A regulamentação, conforme sustenta Requião, é uma exigência do artigo 52 das disposições transitórias. Diz o dispositivo que, até que não se regulamente o artigo 192, fica vetada ‘‘a instalação, no País, de novas agências de instituições financeiras domiciliadas no exterior’’. ‘‘No caso Bamerindus, o HSBC. Todas as operações feitas nos mesmos moldes são nulas’’, declarou.
Requião disse que o depoimento do ex-senador José Eduardo Andrade Vieira à CPI dos Bancos ‘‘deixou claro que a venda do Bamerindus foi ideológica’’. ‘‘O BC fala em 13 notícias-crime contra os acionistas do Bamerindus somente agora. Por que a denúncia não foi feita antes?’’, questionou. Para Requião, a venda do Bamerindus equivale à venda da Vale do Rio Doce. ‘‘O Banco Central escolheu o Bamerindus’’, reforçou.

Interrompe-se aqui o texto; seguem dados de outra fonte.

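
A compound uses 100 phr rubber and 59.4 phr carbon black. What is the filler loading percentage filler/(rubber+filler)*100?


Filler % = filler / (rubber + filler) * 100
= 59.4 / (100 + 59.4) * 100
= 59.4 / 159.4 * 100
= 37.26%

37.26%


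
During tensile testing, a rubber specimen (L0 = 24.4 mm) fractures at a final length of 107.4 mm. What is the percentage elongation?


Elongation = (Lf - L0) / L0 * 100
= (107.4 - 24.4) / 24.4 * 100
= 83.0 / 24.4 * 100
= 340.2%

340.2%


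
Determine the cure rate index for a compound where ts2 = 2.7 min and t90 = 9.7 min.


CRI = 100 / (t90 - ts2)
= 100 / (9.7 - 2.7)
= 100 / 7.0
= 14.29 min^-1

14.29 min^-1


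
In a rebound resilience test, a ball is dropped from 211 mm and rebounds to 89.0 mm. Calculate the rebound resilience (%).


Resilience = h_rebound / h_drop * 100
= 89.0 / 211 * 100
= 42.2%

42.2%


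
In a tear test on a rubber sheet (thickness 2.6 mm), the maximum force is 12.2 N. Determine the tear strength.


Tear strength = force / thickness
= 12.2 / 2.6
= 4.69 N/mm

4.69 N/mm


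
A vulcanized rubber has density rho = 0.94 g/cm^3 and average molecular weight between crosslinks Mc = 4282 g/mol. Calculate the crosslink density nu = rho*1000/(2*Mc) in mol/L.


nu = rho * 1000 / (2 * Mc)
nu = 0.94 * 1000 / (2 * 4282)
nu = 940.0 / 8564
nu = 0.1098 mol/L

0.1098 mol/L


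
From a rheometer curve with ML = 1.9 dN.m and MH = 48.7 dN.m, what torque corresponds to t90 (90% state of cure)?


M90 = ML + 0.9 * (MH - ML)
M90 = 1.9 + 0.9 * (48.7 - 1.9)
M90 = 1.9 + 0.9 * 46.8
M90 = 44.02 dN.m

44.02 dN.m


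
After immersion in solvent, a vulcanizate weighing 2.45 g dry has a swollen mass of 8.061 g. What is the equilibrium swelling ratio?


Q = W_swollen / W_dry
Q = 8.061 / 2.45
Q = 3.29

Q = 3.29


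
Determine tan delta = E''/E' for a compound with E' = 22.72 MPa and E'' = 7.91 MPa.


tan delta = E'' / E'
= 7.91 / 22.72
= 0.3482

tan delta = 0.3482


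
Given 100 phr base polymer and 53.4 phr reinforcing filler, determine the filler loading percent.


Filler % = filler / (rubber + filler) * 100
= 53.4 / (100 + 53.4) * 100
= 53.4 / 153.4 * 100
= 34.81%

34.81%


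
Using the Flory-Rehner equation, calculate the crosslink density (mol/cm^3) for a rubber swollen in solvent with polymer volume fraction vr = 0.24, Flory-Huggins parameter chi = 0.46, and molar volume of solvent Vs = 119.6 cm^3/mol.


ln(1 - vr) = ln(1 - 0.24) = -0.2744
Numerator = -((-0.2744) + 0.24 + 0.46 * 0.24^2) = 0.0079
Denominator = 119.6 * (0.24^(1/3) - 0.24/2) = 59.9730
nu = 0.0079 / 59.9730 = 1.3241e-04 mol/cm^3

1.3241e-04 mol/cm^3


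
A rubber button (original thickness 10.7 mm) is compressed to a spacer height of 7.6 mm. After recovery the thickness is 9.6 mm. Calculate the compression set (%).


CS = (t0 - recovered) / (t0 - ts) * 100
= (10.7 - 9.6) / (10.7 - 7.6) * 100
= 1.1 / 3.1 * 100
= 35.5%

35.5%


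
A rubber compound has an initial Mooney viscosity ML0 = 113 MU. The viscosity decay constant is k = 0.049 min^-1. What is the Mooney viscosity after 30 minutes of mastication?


ML = ML0 * exp(-k * t)
ML = 113 * exp(-0.049 * 30)
ML = 113 * 0.2299
ML = 25.98 MU

25.98 MU


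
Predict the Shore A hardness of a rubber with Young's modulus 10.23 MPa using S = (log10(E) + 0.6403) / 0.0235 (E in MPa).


log10(E) = 0.0235*S - 0.6403  =>  S = (log10(E) + 0.6403) / 0.0235
log10(10.23) = 1.009876
S = (1.009876 + 0.6403) / 0.0235 = 1.650176 / 0.0235
S = 70.2

Shore A = 70.2


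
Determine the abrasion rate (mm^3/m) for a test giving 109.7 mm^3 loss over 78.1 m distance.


Rate = volume_loss / distance
= 109.7 / 78.1
= 1.405 mm^3/m

1.405 mm^3/m


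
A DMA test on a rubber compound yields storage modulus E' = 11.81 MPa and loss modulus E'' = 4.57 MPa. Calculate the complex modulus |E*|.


|E*| = sqrt(E'^2 + E''^2)
= sqrt(11.81^2 + 4.57^2)
= sqrt(139.4761 + 20.8849)
= 12.663 MPa

12.663 MPa


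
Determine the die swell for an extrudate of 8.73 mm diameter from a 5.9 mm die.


Die swell ratio = D_extrudate / D_die
= 8.73 / 5.9
= 1.48

Die swell = 1.48


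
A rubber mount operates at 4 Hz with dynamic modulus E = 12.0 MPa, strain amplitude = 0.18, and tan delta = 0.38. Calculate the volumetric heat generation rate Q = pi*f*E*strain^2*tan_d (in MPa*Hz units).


Q = pi * f * E * strain^2 * tan_d
= pi * 4 * 12.0 * 0.18^2 * 0.38
= pi * 4 * 12.0 * 0.0324 * 0.38
= 1.8566

Q = 1.8566


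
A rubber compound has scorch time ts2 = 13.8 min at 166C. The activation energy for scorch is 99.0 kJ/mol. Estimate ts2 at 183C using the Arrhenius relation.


Convert temperatures: T1 = 166 + 273.15 = 439.15 K, T2 = 183 + 273.15 = 456.15 K
ts2_new = 13.8 * exp(99000 / 8.314 * (1/456.15 - 1/439.15))
1/T2 - 1/T1 = -8.4865e-05
ts2_new = 5.02 min

5.02 min


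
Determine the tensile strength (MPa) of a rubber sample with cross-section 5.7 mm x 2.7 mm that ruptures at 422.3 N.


Area = width * thickness = 5.7 * 2.7 = 15.39 mm^2
TS = force / area = 422.3 / 15.39 = 27.44 MPa

27.44 MPa


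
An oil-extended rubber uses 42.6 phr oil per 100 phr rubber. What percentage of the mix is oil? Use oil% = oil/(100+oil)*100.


Oil % = oil / (100 + oil) * 100
= 42.6 / (100 + 42.6) * 100
= 42.6 / 142.6 * 100
= 29.87%

29.87%


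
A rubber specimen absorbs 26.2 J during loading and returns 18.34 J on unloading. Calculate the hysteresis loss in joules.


Hysteresis loss = loading - unloading
= 26.2 - 18.34
= 7.86 J

7.86 J


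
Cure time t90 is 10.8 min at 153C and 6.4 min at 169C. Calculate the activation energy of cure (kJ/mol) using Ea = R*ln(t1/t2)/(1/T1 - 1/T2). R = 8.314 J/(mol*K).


T1 = 426.15 K, T2 = 442.15 K
1/T1 - 1/T2 = 8.4916e-05
ln(t1/t2) = ln(10.8/6.4) = 0.5232
Ea = 8.314 * 0.5232 / 8.4916e-05 = 51230.6488 J/mol
Ea = 51.23 kJ/mol

51.23 kJ/mol


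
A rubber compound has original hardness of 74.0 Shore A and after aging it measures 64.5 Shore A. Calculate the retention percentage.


Retention = aged / original * 100
= 64.5 / 74.0 * 100
= 87.2%

87.2%


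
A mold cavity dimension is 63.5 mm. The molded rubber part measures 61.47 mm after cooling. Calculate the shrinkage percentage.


Shrinkage = (mold - part) / mold * 100
= (63.5 - 61.47) / 63.5 * 100
= 2.03 / 63.5 * 100
= 3.2%

3.2%


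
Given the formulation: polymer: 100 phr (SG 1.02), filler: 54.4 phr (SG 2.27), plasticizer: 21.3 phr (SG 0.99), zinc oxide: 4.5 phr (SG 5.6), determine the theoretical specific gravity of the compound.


Sum of weights = 180.2
Volume contributions:
  polymer: 100/1.02 = 98.0392
  filler: 54.4/2.27 = 23.9648
  plasticizer: 21.3/0.99 = 21.5152
  zinc oxide: 4.5/5.6 = 0.8036
Sum of volumes = 144.3227
SG = 180.2 / 144.3227 = 1.249

SG = 1.249


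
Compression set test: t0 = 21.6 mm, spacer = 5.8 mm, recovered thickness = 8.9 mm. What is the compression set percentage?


CS = (t0 - recovered) / (t0 - ts) * 100
= (21.6 - 8.9) / (21.6 - 5.8) * 100
= 12.7 / 15.8 * 100
= 80.4%

80.4%


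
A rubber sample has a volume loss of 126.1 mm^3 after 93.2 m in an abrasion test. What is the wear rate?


Rate = volume_loss / distance
= 126.1 / 93.2
= 1.353 mm^3/m

1.353 mm^3/m


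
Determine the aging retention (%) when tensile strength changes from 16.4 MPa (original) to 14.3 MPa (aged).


Retention = aged / original * 100
= 14.3 / 16.4 * 100
= 87.2%

87.2%


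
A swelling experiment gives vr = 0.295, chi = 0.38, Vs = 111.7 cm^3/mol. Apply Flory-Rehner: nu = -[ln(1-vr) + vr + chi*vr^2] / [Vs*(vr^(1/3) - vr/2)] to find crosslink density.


ln(1 - vr) = ln(1 - 0.295) = -0.3496
Numerator = -((-0.3496) + 0.295 + 0.38 * 0.295^2) = 0.0215
Denominator = 111.7 * (0.295^(1/3) - 0.295/2) = 57.8822
nu = 0.0215 / 57.8822 = 3.7124e-04 mol/cm^3

3.7124e-04 mol/cm^3


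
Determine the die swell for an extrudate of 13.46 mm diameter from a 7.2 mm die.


Die swell ratio = D_extrudate / D_die
= 13.46 / 7.2
= 1.869

Die swell = 1.869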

Requião contou que, quando decretada a intervenção, propôs a fusão do Bamerindus ao Banestado. ‘‘O (Pedro) Malan até viu a proposta com simpatia. Mas o governo Lerner não quis. Criou dificuldades para que a tese prosperasse’’, acusou Requião.

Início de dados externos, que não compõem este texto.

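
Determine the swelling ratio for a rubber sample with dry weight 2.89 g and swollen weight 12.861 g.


Q = W_swollen / W_dry
Q = 12.861 / 2.89
Q = 4.45

Q = 4.45


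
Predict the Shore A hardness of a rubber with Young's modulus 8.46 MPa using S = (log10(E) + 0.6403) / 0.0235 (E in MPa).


log10(E) = 0.0235*S - 0.6403  =>  S = (log10(E) + 0.6403) / 0.0235
log10(8.46) = 0.927370
S = (0.927370 + 0.6403) / 0.0235 = 1.567670 / 0.0235
S = 66.7

Shore A = 66.7


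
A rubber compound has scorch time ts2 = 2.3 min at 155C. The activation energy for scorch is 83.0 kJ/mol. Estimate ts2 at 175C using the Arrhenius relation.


Convert temperatures: T1 = 155 + 273.15 = 428.15 K, T2 = 175 + 273.15 = 448.15 K
ts2_new = 2.3 * exp(83000 / 8.314 * (1/448.15 - 1/428.15))
1/T2 - 1/T1 = -1.0423e-04
ts2_new = 0.81 min

0.81 min


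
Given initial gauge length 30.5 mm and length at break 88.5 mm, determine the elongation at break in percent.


Elongation = (Lf - L0) / L0 * 100
= (88.5 - 30.5) / 30.5 * 100
= 58.0 / 30.5 * 100
= 190.2%

190.2%


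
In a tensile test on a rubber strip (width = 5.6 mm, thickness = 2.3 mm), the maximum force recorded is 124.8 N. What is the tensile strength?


Area = width * thickness = 5.6 * 2.3 = 12.88 mm^2
TS = force / area = 124.8 / 12.88 = 9.69 MPa

9.69 MPa


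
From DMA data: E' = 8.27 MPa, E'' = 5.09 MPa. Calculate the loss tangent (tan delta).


tan delta = E'' / E'
= 5.09 / 8.27
= 0.6155

tan delta = 0.6155


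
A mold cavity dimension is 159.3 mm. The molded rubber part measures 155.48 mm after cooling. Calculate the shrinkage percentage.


Shrinkage = (mold - part) / mold * 100
= (159.3 - 155.48) / 159.3 * 100
= 3.82 / 159.3 * 100
= 2.4%

2.4%


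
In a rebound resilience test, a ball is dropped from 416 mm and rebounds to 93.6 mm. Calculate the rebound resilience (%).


Resilience = h_rebound / h_drop * 100
= 93.6 / 416 * 100
= 22.5%

22.5%


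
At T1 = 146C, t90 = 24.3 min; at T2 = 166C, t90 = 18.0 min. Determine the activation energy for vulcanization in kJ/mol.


T1 = 419.15 K, T2 = 439.15 K
1/T1 - 1/T2 = 1.0865e-04
ln(t1/t2) = ln(24.3/18.0) = 0.3001
Ea = 8.314 * 0.3001 / 1.0865e-04 = 22963.3383 J/mol
Ea = 22.96 kJ/mol

22.96 kJ/mol


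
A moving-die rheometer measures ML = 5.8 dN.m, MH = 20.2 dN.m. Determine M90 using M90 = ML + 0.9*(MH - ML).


M90 = ML + 0.9 * (MH - ML)
M90 = 5.8 + 0.9 * (20.2 - 5.8)
M90 = 5.8 + 0.9 * 14.4
M90 = 18.76 dN.m

18.76 dN.m


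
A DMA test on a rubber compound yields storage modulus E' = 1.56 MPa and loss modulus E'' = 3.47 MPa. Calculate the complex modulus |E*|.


|E*| = sqrt(E'^2 + E''^2)
= sqrt(1.56^2 + 3.47^2)
= sqrt(2.4336 + 12.0409)
= 3.805 MPa

3.805 MPa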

O senador paranaense não integrou a CPI, mas acompanhou todo o depoimento de Vieira na quarta-feira.
A CPI dos Bancos deverá requerer ao Banco Central os documentos sobre a operação com títulos da dívida externa brasileira - ‘‘bradies’’ - realizada pelo Bamerindus um dia depois da intervenção. A aquisição dos títulos, num valor superior a R$ 800 milhões, teria o objetivo de oferecê-los como garantia ao grupo inglês HSCB, que comprou o Banco. ‘‘A primeira providência da CPI tem de ser a requisição de toda essa documentação, sua base legal e a justificativa de como ela foi feita’’, cobrou o presidente nacional do PMDB e líder do partido no Senado, Jáder Barbalho (PA).